Why do a dark retreat? At first glance, dark retreat may seem to be an esoteric practice, beyond the reach of the common person. My charter is to make it accessible, to demystify dark practice, and to reveal its extraordinarily potential for growth. Starting with easy home practice, I will guide you step-by- step, at a pace that works for you, and show you how applicable this practice is for daily life. Once you get the hang of it at home, you can progress into dark retreat proper and reap the rewards of a deeper dive.
From Esoteric to Everyone: Making Dark Retreat Accessible
Dark retreat is just a concentrated way to work with your mind and heart. Anybody who has one of those may be interested in how darkness helps you explore yourself at the deepest strata. On one level (because there are many levels of dark practice), dark retreat is simply meditation on steroids.
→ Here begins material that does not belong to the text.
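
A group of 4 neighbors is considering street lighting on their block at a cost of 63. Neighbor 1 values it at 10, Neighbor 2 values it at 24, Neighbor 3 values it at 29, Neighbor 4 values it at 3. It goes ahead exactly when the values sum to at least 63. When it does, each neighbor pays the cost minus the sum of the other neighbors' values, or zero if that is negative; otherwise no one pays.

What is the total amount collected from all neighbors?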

Anyone interested in meditation will find it to be a treasure, and anyone already practicing meditation will realize how darkness ramps everything up. As NBA superstar Rudy Gobert put it after doing three days in the dark, “Dark retreat is meditation times a thousand.”
Physicists work with particle accelerators to study the nature of the physical world; dark retreat is like a meditation accelerator that allows you to the study the nature of the mental and spiritual world. But they work in opposite ways. Particle accelerators work by drastically speeding things up, dark retreat works by radically slowing things down.
Dark Retreat 101: A Deep Dive into Your Mind and Spirit
The spirit of dark retreat is akin to what happens when you step outside of a brightly lit room and into a pitch-black space. At first you can’t see a thing. Your pupils are so contracted by the light that you’re temporarily blind. But if you’re patient and keep your eyes open, your pupils will relax, and you’ll start to see things previously hidden in the dark.
Darkness represents the unconscious mind, so in a similar way, when you step out of your brightly lit and speedy world into a dark cabin, at first you can’t see a thing in your dark mind. Your mind’s eye is so contracted that everything inside is black. But if you’re patient and keep your mind’s eye open, your mind relaxes, and you’ll start to see things within yourself that you’ve never seen before. You’re opening the aperture of your awareness and perceiving a wondrous new world.
The Power of Darkness: How It Reveals What Lies Hidden
The more time you spend in the dark the more open and sensitive you get, the more you dilate your consciousness, and the more you see. When I first step into my dark cabin I can’t see a think with my physical eyes. But if I stay in there long enough, I’ll often see a pinpoint of light leaking in. I’ll fumble around to block it out with duct tape. Darkness again! But after a few more days, when my eyes dilate even more, I’ll see tinier light leaks coming through the tape, which I cover up with more tape. (Scientists say it’s possible to see a single photon.)
It’s not just my physical eyes that dilate, but my mind’s eye, and eventually my entire body. I’m opening my mind, heart, and body and seeing deeper into the previously dark recesses of my being. Unconscious processes are coming into the light of consciousness.
Phenomenology is the study of experience, and micro-phenomenology is the study of microscopic experience. Because you’re slowing down to such an extent in the dark, you’re putting yourself under the most powerful microscope and revealing dimensions of your being that were previously lost in the full light of day. Dark retreat then becomes a recovery and restoration project.
At physical levels, you’re going to rest and recover as never before, restoring your health. At psycho-spiritual levels, you’re going to restore your relationship to fractured dimensions of your being and recover from a splintered mind and heart. But mostly, you go into the dark to restore your sight and recover a lost way of seeing.